Scottish Water’s treatment works has been under scrutiny from city environment officers amid continuing complaints regarding sewage smells.
Residents, backed by a industry expert Professor Robert Jackson, have previously urged Scottish Water to fully cover the areas of the plant producing the smell – work which would cost an estimated £20 million.
And following the end of an independent odour monitoring programme they have now been joined in their stance by Edinburgh City Council.
During the monitoring period, which ran from June 1, 2011 and August 31 this year, enviornment officials carried out 750 assessment visits to the plant, detecting sewage odours on 89 occasions.
In one period the smell could be detected in six days out of seven.
A report to the city’s environment committee yesterday recommended that the council “makes representations to Scottish Water for appropriate investment and action to reduce further the frequency and nature of odour emissions from the treatment works”.
Lesley Hinds, the city’s transport leader, said: “We will communicate to Scottish Water that we are concerned at the number of odour events and that this number is unacceptable.

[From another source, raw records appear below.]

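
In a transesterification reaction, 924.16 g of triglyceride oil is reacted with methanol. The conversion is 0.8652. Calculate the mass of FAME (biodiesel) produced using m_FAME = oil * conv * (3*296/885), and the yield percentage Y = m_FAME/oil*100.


m_FAME = oil * conv * (3 * 296 / 885) = oil * conv * (888/885)
= 924.16 * 0.8652 * 888 / 885
= 802.2937 g
Y = m_FAME / oil * 100 = conv * (888/885) * 100
= 0.8652 * 888 / 885 * 100
= 86.81%

802.2937 g FAME; Y = 86.81%


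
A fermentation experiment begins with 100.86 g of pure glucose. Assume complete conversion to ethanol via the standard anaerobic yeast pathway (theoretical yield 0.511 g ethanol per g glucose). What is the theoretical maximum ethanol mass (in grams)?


Theoretical ethanol yield: m_EtOH = 0.511 * m_glucose
m_EtOH = 0.511 * 100.86 = 51.5395 g

51.5395 g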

“We will also be encouraging Scottish Water to invest in the facility and we are happy to support and help them in attaining whatever funding is needed to fix Seafield.
“Edinburgh is a capital city and to have frequent sewage events such as these occur on the city’s doorstep is not acceptable. Covering the tanks would seem to be the most preferable option.”
Rob Kirkwood, from the Leith Links Residents Association, is hopeful that the long-running problem may now be rectified once and for all.
He said: “Scottish Water have been trying to do things on the cheap and hope it all goes away. These recommendations have been long-awaited, the battle lines can now be drawn. There must be no more piecemeal solutions, the tanks must simply be covered.
“The report states that the tanks being open gives rise to odour events arising from changes in wind direction and whether it has been a dry or wet spell of weather – our ability to breathe fresh air should not be open to such contingencies.”
A Scottish Water spokesman said: “Scottish Water and Seafield operator Veolia Water UK will await the outcome of the city council’s discussion on the monitoring of the Odour Improvement Plan. As we have done throughout this process, we will continue to work closely with the council on this matter.”